9:37 am on Tuesday, January 29, 2013

The stories teachers are circulating is the board interviewed highly qualified Superintendents. The board told them their expectation was the new Superintendent would come in and make sweeping changes including firing specific people the board had targeted. All of the qualified Superintendents refused to operate like that because they have ethics and put children first. Thus we were left with Bilodaeu who has no teaching background and does not understand education.

What was clear last night was that he is treating the school operations like a business. Maybe if he had a real education background and actually spent years in front of children, he would have understood the impact of making administration changes especially ones mid year. This is not corporate America where you can reorg every 6 months.
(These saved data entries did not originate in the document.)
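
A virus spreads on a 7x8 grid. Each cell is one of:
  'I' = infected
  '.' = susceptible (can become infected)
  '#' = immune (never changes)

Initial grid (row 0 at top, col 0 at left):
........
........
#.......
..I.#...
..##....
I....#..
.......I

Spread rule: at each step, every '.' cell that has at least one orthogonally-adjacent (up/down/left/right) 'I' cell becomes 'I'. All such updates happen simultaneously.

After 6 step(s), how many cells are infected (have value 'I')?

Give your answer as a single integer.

Step 0 (initial): 3 infected
Step 1: +8 new -> 11 infected
Step 2: +10 new -> 21 infected
Step 3: +9 new -> 30 infected
Step 4: +10 new -> 40 infected
Step 5: +7 new -> 47 infected
Step 6: +3 new -> 50 infected

Answer: 50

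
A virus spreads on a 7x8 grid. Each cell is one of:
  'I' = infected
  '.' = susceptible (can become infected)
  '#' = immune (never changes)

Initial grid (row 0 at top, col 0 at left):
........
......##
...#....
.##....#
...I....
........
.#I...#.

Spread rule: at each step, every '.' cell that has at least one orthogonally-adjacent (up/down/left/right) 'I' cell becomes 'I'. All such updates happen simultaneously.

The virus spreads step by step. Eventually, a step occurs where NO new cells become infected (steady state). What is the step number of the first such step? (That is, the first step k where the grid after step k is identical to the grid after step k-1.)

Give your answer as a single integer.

Step 0 (initial): 2 infected
Step 1: +6 new -> 8 infected
Step 2: +6 new -> 14 infected
Step 3: +7 new -> 21 infected
Step 4: +7 new -> 28 infected
Step 5: +6 new -> 34 infected
Step 6: +7 new -> 41 infected
Step 7: +5 new -> 46 infected
Step 8: +2 new -> 48 infected
Step 9: +0 new -> 48 infected

Answer: 9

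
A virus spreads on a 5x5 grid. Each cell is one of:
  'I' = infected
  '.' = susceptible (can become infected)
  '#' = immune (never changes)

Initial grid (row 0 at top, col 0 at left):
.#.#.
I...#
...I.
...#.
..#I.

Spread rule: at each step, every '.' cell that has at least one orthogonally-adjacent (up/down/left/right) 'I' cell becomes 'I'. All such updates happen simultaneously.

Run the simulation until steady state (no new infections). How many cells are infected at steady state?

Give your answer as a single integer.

Answer: 19

Derivation:
Step 0 (initial): 3 infected
Step 1: +7 new -> 10 infected
Step 2: +5 new -> 15 infected
Step 3: +3 new -> 18 infected
Step 4: +1 new -> 19 infected
Step 5: +0 new -> 19 infected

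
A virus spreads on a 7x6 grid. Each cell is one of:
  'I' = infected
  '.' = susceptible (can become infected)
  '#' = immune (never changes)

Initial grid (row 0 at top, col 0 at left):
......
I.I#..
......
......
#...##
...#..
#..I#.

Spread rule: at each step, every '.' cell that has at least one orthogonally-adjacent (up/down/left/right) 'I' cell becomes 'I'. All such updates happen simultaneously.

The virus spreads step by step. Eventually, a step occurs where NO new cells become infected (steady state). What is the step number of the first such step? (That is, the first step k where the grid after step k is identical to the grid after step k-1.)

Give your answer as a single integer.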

Ronald: your statement about political power is an understatement. Last night one of the parents yelled at the board for their political involvement saying they answered to the people. He was right on. We are tired of the board using our children for their personal gains.

Charles

10:05 am on Tuesday, January 29, 2013

The BOE doesn't have "personal gain" on the table at all! However, they DO answer to the Democratic Party operators (check the source of support at election time). THIS, alone, makes them focus less on the children than they want to. They are truly between a rock and a hard place. NO business administrator can understand the needs of the kids and teachers. It's not in their DNA; therefore, NO such person should be considered a candidate for EDUCATIONAL leadership. If the teachers have no contract, check the NJEA. They control what the union can accept; no, not directly, but by strong influence and advice.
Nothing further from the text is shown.